Creating and preparing your scratch orgs

Salesforce DX allows you to tailor the scratch org configuration to ensure that the resulting org is of a specific org type (for example, Professional or Enterprise), as well as having various features enabled (for example, Chatter or Multi-Currency). This is intended to allow developers to develop and test an application in an environment as close as possible to that of the target customer. 

Here is a reminder of what this might look like in a scratch org configuration file:

{
"orgName": "FormulaForce App Testing with Multi Currency",
"edition": "Enterprise",
"features": ["MultiCurrency"]
}

In addition to the configuration of the org type and features, there are two other considerations that impact how the code runs once it is in its packaged form. These are the namespace and ancestry configurations. Configuring these is critical to ensuring you avoid namespace-related bugs or changes that could break your API contract from previous package versions. Finding these at this stage avoids delays later in the development cycle, or even customer issues once the application reaches your customers' orgs. 

As a reminder, the namespace configuration goes into the sfdx-project.json file and uses the namespace configuration. It mainly ensures that, if you are writing code that dynamically instantiates classes or components, it is namespace-aware. You can see an example of this in the following code: 

{
"packageDirectories": [
{
"path": "force-app",
"default": true
}
],
"namespace": "fforce",
"sfdcLoginUrl": "https://login.salesforce.com",
"sourceApiVersion": "45.0"
}

Careful use of the ancestryId setting ensures that, if you are making changes in a scratch org, the platform has the ability to inform you of changes that would break the backward compatibility of your next release; for example, deleting a field or object or changing the method signature of an Apex class method marked as global. Finding this out during development is much less stressful than doing so further down the road! The following sample shows how the ancestorId setting can be used: 

{
"packageDirectories": [
{
"path": "force-app",
"package": "FormulaForce App",
"versionName": "ver 0.1",
"versionNumber": "0.1.0.NEXT",
"ancestorId": "05i6A000000XZLyQAO",
"default": true
}
],
"namespace": "fforce",
"sfdcLoginUrl": "https://login.salesforce.com",
"sourceApiVersion": "45.0",
"packageAliases": {
"FormulaForce App": "0Ho6A000000CaVxSAK",
"FormulaForce [email protected]": "04t6A0000038K3GQAU"
}
}

The preceding JSON configuration shows how the ancestorId configuration can be used.

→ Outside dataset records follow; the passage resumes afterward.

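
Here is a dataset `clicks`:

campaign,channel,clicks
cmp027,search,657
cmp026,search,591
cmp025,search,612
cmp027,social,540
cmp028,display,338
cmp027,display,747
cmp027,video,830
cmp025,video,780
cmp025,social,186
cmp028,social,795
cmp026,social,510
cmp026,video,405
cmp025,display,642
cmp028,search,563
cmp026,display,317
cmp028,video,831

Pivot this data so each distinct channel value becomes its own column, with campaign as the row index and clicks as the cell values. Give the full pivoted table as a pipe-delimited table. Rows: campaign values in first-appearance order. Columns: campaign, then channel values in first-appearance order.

Columns: campaign plus the 4 distinct channel values (search, social, display, video).
For example, row cmp027 column search takes clicks=657 from the long row (cmp027, search).

| campaign | search | social | display | video |
| cmp027 | 657 | 540 | 747 | 830 |
| cmp026 | 591 | 510 | 317 | 405 |
| cmp025 | 612 | 186 | 642 | 780 |
| cmp028 | 563 | 795 | 338 | 831 |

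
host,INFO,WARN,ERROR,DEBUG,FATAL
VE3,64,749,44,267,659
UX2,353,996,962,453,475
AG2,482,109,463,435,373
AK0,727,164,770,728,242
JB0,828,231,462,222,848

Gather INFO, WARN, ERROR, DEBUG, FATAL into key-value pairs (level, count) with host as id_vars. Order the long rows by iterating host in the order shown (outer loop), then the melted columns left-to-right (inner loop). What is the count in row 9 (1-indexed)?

25 rows total (5 × 5). Row 9: index ⌊(9-1)/5⌋ = 1 into host → UX2; (9-1) mod 5 = 3 into the melted columns → DEBUG.
So row 9 is (UX2, DEBUG, 453); count = 453.

453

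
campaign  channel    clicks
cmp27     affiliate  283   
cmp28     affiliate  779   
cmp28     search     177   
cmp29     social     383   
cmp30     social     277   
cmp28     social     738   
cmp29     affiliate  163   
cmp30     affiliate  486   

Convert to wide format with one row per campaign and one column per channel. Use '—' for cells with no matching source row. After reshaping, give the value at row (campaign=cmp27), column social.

No long-format row has campaign=cmp27 and channel=social, so the cell is —.

—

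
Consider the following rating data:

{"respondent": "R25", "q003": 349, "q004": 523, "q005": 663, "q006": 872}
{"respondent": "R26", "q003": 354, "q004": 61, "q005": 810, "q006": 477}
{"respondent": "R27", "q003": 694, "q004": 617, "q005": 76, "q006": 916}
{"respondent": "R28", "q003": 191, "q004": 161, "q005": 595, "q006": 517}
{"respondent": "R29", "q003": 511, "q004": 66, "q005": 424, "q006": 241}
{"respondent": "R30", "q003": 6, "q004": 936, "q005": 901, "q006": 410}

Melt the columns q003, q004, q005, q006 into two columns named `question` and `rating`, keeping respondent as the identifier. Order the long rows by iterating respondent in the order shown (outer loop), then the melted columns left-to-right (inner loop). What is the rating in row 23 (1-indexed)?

24 rows total (6 × 4). Row 23: index ⌊(23-1)/4⌋ = 5 into respondent → R30; (23-1) mod 4 = 2 into the melted columns → q005.
So row 23 is (R30, q005, 901); rating = 901.

901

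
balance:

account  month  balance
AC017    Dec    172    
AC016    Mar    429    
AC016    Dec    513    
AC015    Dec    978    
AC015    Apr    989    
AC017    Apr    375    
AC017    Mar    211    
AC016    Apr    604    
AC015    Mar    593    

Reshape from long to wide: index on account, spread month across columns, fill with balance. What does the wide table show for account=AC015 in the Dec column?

978

Wide layout: rows indexed by account, columns are the 3 distinct month values (Dec, Mar, Apr).
Cell (account=AC015, month=Dec) draws from the long row where account=AC015 and month=Dec, which has balance=978.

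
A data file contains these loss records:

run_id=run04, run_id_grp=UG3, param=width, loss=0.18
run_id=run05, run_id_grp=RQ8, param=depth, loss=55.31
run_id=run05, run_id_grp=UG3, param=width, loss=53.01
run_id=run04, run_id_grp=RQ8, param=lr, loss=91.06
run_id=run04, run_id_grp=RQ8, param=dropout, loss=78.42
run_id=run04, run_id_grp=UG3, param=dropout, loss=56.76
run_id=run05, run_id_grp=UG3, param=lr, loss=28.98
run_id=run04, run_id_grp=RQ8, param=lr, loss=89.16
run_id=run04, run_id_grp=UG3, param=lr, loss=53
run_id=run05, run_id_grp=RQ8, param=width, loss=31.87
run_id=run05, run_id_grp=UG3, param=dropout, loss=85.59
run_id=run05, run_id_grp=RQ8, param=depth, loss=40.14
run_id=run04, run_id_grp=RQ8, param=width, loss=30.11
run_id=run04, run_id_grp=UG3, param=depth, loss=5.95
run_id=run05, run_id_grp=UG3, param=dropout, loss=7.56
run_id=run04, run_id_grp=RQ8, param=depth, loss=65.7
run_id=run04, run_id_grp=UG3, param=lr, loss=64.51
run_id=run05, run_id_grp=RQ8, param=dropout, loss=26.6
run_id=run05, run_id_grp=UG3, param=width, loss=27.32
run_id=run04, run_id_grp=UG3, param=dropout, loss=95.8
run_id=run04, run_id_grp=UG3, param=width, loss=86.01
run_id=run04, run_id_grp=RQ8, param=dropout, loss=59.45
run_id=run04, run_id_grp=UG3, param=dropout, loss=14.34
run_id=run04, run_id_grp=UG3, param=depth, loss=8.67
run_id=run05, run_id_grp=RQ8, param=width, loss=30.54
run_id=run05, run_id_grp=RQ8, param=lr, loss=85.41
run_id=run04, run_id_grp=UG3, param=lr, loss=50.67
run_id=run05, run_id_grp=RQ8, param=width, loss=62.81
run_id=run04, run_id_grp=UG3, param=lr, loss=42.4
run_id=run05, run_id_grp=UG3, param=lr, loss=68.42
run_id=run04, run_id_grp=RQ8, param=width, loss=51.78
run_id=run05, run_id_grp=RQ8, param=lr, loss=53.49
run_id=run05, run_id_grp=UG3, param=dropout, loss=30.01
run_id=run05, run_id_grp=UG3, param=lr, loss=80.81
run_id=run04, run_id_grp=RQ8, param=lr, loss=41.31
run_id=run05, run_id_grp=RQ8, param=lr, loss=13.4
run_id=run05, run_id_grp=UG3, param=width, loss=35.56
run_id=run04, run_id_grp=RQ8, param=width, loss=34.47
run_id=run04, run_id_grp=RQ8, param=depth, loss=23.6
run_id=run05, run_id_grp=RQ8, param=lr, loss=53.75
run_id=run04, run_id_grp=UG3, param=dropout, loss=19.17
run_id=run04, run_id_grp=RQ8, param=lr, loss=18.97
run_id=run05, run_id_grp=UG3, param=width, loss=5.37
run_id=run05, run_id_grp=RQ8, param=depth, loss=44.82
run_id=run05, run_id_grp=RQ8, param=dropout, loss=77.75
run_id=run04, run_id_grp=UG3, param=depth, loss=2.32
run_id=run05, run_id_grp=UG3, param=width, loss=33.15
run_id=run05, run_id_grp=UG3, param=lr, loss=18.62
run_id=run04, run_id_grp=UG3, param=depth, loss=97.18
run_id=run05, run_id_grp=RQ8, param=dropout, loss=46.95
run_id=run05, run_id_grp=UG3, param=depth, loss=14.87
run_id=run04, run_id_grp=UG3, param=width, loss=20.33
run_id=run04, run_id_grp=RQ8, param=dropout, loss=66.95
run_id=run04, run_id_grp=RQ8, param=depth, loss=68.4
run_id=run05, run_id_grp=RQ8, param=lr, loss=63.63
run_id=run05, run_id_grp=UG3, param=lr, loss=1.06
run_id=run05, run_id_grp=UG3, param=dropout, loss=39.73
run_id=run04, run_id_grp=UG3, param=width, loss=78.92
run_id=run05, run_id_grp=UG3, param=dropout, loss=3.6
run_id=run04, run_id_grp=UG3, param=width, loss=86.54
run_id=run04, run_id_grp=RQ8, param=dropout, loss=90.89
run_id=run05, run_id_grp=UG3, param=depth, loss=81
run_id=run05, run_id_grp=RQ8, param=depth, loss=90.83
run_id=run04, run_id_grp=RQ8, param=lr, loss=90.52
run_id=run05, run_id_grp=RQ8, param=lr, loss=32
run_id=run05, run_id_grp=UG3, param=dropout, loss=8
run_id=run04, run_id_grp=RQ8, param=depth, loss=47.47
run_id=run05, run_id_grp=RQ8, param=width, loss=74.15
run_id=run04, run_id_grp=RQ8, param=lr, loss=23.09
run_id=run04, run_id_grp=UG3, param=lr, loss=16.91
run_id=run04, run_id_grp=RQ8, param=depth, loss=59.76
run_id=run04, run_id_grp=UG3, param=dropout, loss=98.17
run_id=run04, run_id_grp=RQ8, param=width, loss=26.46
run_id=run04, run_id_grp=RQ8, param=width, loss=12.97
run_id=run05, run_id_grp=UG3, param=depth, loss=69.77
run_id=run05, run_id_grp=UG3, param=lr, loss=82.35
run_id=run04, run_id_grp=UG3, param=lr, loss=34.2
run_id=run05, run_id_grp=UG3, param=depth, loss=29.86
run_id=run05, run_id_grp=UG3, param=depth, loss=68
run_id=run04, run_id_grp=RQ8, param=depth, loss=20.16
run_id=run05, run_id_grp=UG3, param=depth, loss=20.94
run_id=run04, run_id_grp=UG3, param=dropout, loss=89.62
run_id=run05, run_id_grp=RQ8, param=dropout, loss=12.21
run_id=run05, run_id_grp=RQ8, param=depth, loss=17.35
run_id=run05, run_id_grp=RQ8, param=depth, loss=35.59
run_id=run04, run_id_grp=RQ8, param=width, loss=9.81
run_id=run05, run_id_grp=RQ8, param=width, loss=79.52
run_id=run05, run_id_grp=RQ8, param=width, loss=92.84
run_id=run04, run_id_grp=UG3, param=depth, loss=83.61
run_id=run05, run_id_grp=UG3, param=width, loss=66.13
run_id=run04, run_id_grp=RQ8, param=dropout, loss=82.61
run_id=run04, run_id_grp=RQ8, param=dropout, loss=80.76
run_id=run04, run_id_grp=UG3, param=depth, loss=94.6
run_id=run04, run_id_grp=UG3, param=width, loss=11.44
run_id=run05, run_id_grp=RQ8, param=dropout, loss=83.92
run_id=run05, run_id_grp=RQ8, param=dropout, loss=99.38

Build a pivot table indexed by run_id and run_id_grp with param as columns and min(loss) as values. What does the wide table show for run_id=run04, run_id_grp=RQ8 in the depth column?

Rows with run_id=run04, run_id_grp=RQ8 and param=depth: loss values are 65.7, 23.6, 68.4, 47.47, 59.76, 20.16.
min(65.7, 23.6, 68.4, 47.47, 59.76, 20.16) = 20.16.

20.16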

You do not have to test your application by creating a package in all cases, and if you did, this might result in a lot of test package versions in the system. By using the preceding configurations, you can effectively deploy your code in such a way that it behaves as if it had been deployed via a package.

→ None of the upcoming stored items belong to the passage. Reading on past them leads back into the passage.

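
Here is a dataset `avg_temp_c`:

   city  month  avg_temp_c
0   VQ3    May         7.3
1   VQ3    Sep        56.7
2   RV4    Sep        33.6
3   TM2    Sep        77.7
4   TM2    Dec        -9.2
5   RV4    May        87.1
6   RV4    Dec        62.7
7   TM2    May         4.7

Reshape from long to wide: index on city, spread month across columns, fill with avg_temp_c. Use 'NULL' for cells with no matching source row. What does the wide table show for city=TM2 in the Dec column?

-9.2

The long row with city=TM2, month=Dec has avg_temp_c=-9.2.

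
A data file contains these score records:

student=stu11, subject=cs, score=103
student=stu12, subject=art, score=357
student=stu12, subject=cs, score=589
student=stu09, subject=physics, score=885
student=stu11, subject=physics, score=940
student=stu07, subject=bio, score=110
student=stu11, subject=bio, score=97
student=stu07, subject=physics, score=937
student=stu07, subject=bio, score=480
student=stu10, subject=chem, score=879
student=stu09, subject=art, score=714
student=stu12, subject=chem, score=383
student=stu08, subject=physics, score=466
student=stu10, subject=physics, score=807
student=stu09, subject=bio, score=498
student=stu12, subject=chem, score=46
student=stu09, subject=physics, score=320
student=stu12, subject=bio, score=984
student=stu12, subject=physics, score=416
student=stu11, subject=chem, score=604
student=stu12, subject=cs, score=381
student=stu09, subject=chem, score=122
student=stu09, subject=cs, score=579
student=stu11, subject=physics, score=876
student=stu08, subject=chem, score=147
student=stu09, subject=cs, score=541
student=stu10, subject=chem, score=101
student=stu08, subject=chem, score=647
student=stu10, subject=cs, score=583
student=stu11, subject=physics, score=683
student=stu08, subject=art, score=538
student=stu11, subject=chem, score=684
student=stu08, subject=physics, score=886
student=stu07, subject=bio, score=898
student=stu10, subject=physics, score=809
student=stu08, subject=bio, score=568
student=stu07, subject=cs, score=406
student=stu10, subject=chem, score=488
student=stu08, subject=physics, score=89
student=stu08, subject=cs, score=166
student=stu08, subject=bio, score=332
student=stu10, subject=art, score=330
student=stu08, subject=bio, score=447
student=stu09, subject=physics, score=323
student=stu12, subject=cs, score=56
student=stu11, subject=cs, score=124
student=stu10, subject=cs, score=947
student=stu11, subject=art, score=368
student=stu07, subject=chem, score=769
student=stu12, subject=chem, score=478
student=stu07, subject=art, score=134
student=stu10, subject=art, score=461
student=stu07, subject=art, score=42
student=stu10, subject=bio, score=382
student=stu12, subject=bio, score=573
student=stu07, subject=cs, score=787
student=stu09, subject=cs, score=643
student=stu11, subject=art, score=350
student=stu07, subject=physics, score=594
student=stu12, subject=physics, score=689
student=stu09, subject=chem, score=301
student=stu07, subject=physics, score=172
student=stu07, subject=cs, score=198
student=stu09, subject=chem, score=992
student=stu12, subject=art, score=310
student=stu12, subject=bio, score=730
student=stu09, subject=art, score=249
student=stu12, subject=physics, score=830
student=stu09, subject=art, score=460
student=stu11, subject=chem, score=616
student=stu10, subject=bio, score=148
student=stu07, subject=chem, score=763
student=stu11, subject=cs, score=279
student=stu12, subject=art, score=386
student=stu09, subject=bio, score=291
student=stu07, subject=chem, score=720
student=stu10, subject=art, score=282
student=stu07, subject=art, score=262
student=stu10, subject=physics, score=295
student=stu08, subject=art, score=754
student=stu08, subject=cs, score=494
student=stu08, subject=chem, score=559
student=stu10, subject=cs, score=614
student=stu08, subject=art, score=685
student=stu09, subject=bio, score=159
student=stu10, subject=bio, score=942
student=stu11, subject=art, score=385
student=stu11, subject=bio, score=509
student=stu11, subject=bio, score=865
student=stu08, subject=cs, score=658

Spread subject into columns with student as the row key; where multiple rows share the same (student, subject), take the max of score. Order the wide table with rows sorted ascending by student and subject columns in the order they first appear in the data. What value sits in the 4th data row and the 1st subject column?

With rows sorted ascending by student, row 4 is student=stu10. subject columns in first-appearance order: cs, art, physics, bio, chem; column 1 is cs.
Long rows with student=stu10, subject=cs: max(583, 947, 614) = 947.

947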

That being said, it can be worth considering the creation of a beta package from a stable build of your code at various intervals throughout your release development cycles. This grants you additional sanity and smoke testing ahead of your final upload process. The uploading and installation of packages can be automated via the Tooling and Metadata APIs.

In this chapter, we are going to create a Git-based source control repository using a free GitHub service. This chapter's sample code will be uploaded into that so we can explore working with source control to allow the tracking and audibility of changes in a more robust way than is permitted by simply storing your source files on your disk. We will then use this repository to populate new scratch orgs, make some changes, and commit those changes back to the repository. This is known as the developer workflow.